Alle Wertsachen sind weg. Zurück bleibt nur ein Gefühl von Unrecht und Hilflosigkeit. Manchmal schämen sich die Opfer sogar, zur Polizei zu gehen. Wie die Verbraucherzentrale warnt, werden Bürger derzeit mit einem äußerst hinterhältigen Betrug ins Visier genommen.
Sei es, um eine höher als erwartete Rechnung zu begleichen, etwas Geld für einen Notfall beiseite zu legen oder auch nur, um sich etwas zu gönnen – ein bisschen zusätzliches Geld ist heutzutage immer willkommen. Betrüger wissen das nur zu gut und zögern nicht, dies voll und ganz auszunutzen: Wie die Verbraucherzentrale warnt, gehören zu ihren Opfern oft diejenigen, die finanziell am stärksten gefährdet sind.
Verlockendes Angebot landet im Briefkasten
Es fängt ganz harmlos an – mit einem Flyer im Briefkasten: „Höchstpreise für Pelze“, „Sofort Bargeld“ oder „Ankauf nur für wenige Tage“ steht darauf. Echte Pelzmäntel sind heutzutage sehr verpönt – oft hängen sie schon seit vielen Jahren im Kleiderschrank. Einen davon zu Geld machen zu können, klingt nach einer fantastischen Gelegenheit. Und der nette, seriös wirkende Mann, der zur Begutachtung vorbeikommt, ist überaus hilfsbereit. Doch leider stellt sich heraus, dass der Pelz nicht besonders viel wert ist. Er wäre jedoch bereit, einen anständigen Betrag dafür zu bieten, wenn noch alter Schmuck hinzugefügt werden könnte.

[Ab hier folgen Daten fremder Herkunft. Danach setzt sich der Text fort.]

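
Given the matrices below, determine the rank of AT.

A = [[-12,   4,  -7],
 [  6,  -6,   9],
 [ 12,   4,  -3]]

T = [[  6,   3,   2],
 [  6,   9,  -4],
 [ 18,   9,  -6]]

First compute AT:
[[-174, -63,   2],
 [162,  45, -18],
 [ 42,  45,  26]]
Now row reduce the product.
R2 ← R2 + (27/29)·R1: [0, -396/29, -468/29]
R3 ← R3 + (7/29)·R1: [0, 864/29, 768/29]
R3 ← R3 + (24/11)·R2: [0, 0, -96/11]
3 nonzero rows, so rank(AT) = 3.

3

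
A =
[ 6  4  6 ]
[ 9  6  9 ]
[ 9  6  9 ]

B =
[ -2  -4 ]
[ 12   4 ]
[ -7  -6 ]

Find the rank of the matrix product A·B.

1

First compute AB:
[[ -6, -44],
 [ -9, -66],
 [ -9, -66]]
Now row reduce the product.
R2 ← R2 − (3/2)·R1: [0, 0]
R3 ← R3 − (3/2)·R1: [0, 0]
1 nonzero row, so rank(AB) = 1.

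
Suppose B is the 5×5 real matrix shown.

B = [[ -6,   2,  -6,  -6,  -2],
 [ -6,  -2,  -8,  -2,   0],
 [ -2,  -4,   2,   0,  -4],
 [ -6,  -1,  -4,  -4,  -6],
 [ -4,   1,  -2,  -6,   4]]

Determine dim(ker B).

1

Row reduce to echelon form.
R2 ← R2 − R1: [0, -4, -2, 4, 2]
R3 ← R3 − (1/3)·R1: [0, -14/3, 4, 2, -10/3]
R4 ← R4 − R1: [0, -3, 2, 2, -4]
R5 ← R5 − (2/3)·R1: [0, -1/3, 2, -2, 16/3]
R3 ← R3 − (7/6)·R2: [0, 0, 19/3, -8/3, -17/3]
R4 ← R4 − (3/4)·R2: [0, 0, 7/2, -1, -11/2]
R5 ← R5 − (1/12)·R2: [0, 0, 13/6, -7/3, 31/6]
R4 ← R4 − (21/38)·R3: [0, 0, 0, 9/19, -45/19]
R5 ← R5 − (13/38)·R3: [0, 0, 0, -27/19, 135/19]
R5 ← R5 + (3)·R4: [0, 0, 0, 0, 0]
4 nonzero rows, so rank(B) = 4.
B has 5 columns; by rank–nullity, nullity = 5 − 4 = 1.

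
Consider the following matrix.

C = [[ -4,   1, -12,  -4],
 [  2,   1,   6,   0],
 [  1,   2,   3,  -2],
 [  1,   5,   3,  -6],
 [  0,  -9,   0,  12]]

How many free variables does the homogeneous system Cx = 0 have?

2

Row reduce to echelon form.
R2 ← R2 + (1/2)·R1: [0, 3/2, 0, -2]
R3 ← R3 + (1/4)·R1: [0, 9/4, 0, -3]
R4 ← R4 + (1/4)·R1: [0, 21/4, 0, -7]
R3 ← R3 − (3/2)·R2: [0, 0, 0, 0]
R4 ← R4 − (7/2)·R2: [0, 0, 0, 0]
R5 ← R5 + (6)·R2: [0, 0, 0, 0]
2 nonzero rows, so rank(C) = 2.
C has 4 columns; by rank–nullity, nullity = 4 − 2 = 2.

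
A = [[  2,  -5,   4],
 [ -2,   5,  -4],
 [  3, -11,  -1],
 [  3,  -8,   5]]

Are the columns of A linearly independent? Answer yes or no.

Row reduce A to echelon form.
R2 ← R2 + R1: [0, 0, 0]
R3 ← R3 − (3/2)·R1: [0, -7/2, -7]
R4 ← R4 − (3/2)·R1: [0, -1/2, -1]
Swap R2 ↔ R3
R4 ← R4 − (1/7)·R2: [0, 0, 0]
2 pivots among 3 columns.
Only 2 < 3 pivot columns, so the columns are linearly dependent.

no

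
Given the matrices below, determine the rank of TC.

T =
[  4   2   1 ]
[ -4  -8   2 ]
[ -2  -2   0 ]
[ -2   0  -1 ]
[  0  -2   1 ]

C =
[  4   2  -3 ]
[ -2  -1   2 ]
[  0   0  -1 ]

2

First compute TC:
[[ 12,   6,  -9],
 [  0,   0,  -6],
 [ -4,  -2,   2],
 [ -8,  -4,   7],
 [  4,   2,  -5]]
Now row reduce the product.
R3 ← R3 + (1/3)·R1: [0, 0, -1]
R4 ← R4 + (2/3)·R1: [0, 0, 1]
R5 ← R5 − (1/3)·R1: [0, 0, -2]
R3 ← R3 − (1/6)·R2: [0, 0, 0]
R4 ← R4 + (1/6)·R2: [0, 0, 0]
R5 ← R5 − (1/3)·R2: [0, 0, 0]
2 nonzero rows, so rank(TC) = 2.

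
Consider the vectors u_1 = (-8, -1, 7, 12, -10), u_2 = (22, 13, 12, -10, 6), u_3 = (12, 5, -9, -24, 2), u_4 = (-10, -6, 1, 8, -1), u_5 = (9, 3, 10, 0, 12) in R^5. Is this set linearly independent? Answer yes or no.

yes

Form the matrix with these vectors as rows and row reduce.
R2 ← R2 + (11/4)·R1: [0, 41/4, 125/4, 23, -43/2]
R3 ← R3 + (3/2)·R1: [0, 7/2, 3/2, -6, -13]
R4 ← R4 − (5/4)·R1: [0, -19/4, -31/4, -7, 23/2]
R5 ← R5 + (9/8)·R1: [0, 15/8, 143/8, 27/2, 3/4]
R3 ← R3 − (14/41)·R2: [0, 0, -376/41, -568/41, -232/41]
R4 ← R4 + (19/41)·R2: [0, 0, 276/41, 150/41, 63/41]
R5 ← R5 − (15/82)·R2: [0, 0, 997/82, 381/41, 192/41]
R4 ← R4 + (69/94)·R3: [0, 0, 0, -306/47, -123/47]
R5 ← R5 + (997/752)·R3: [0, 0, 0, -853/94, -265/94]
R5 ← R5 − (853/612)·R4: [0, 0, 0, 0, 169/204]
5 nonzero rows, so the 5 vectors span a space of dimension 5.
Since 5 = 5, the vectors are linearly independent.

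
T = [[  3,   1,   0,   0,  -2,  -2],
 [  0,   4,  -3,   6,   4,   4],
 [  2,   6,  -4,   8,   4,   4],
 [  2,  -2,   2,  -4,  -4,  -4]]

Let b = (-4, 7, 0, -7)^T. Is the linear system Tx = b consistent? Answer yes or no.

Row reduce the augmented matrix [T | b].
R3 ← R3 − (2/3)·R1: [0, 16/3, -4, 8, 16/3, 16/3, 8/3]
R4 ← R4 − (2/3)·R1: [0, -8/3, 2, -4, -8/3, -8/3, -13/3]
R3 ← R3 − (4/3)·R2: [0, 0, 0, 0, 0, 0, -20/3]
R4 ← R4 + (2/3)·R2: [0, 0, 0, 0, 0, 0, 1/3]
R4 ← R4 + (1/20)·R3: [0, 0, 0, 0, 0, 0, 0]
The echelon form has 3 nonzero rows; the last pivot sits in the augmented column, so rank(T) = 2 but rank([T|b]) = 3.
Since the ranks differ, the system is inconsistent.

no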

Den Opfern bleiben kaum Beweise
Der Schmuck ist natürlich das, worauf es dem Betrüger wirklich ankommt. Und selbst hier versuchen manche, ihre Opfer davon zu überzeugen, dass die alten Erbstücke, die ihnen gezeigt werden, kaum etwas wert sind: „Das ist nur vergoldeter Modeschmuck.“ oder „Das ist kein Weißgold, sondern Silber.“ und „Für Gold wird derzeit nicht viel bezahlt“, wird ihnen gesagt. Aber er wäre bereit, gleich vor Ort Bares dafür zu zahlen. Bald sind Pelze und Schmuck verschwunden.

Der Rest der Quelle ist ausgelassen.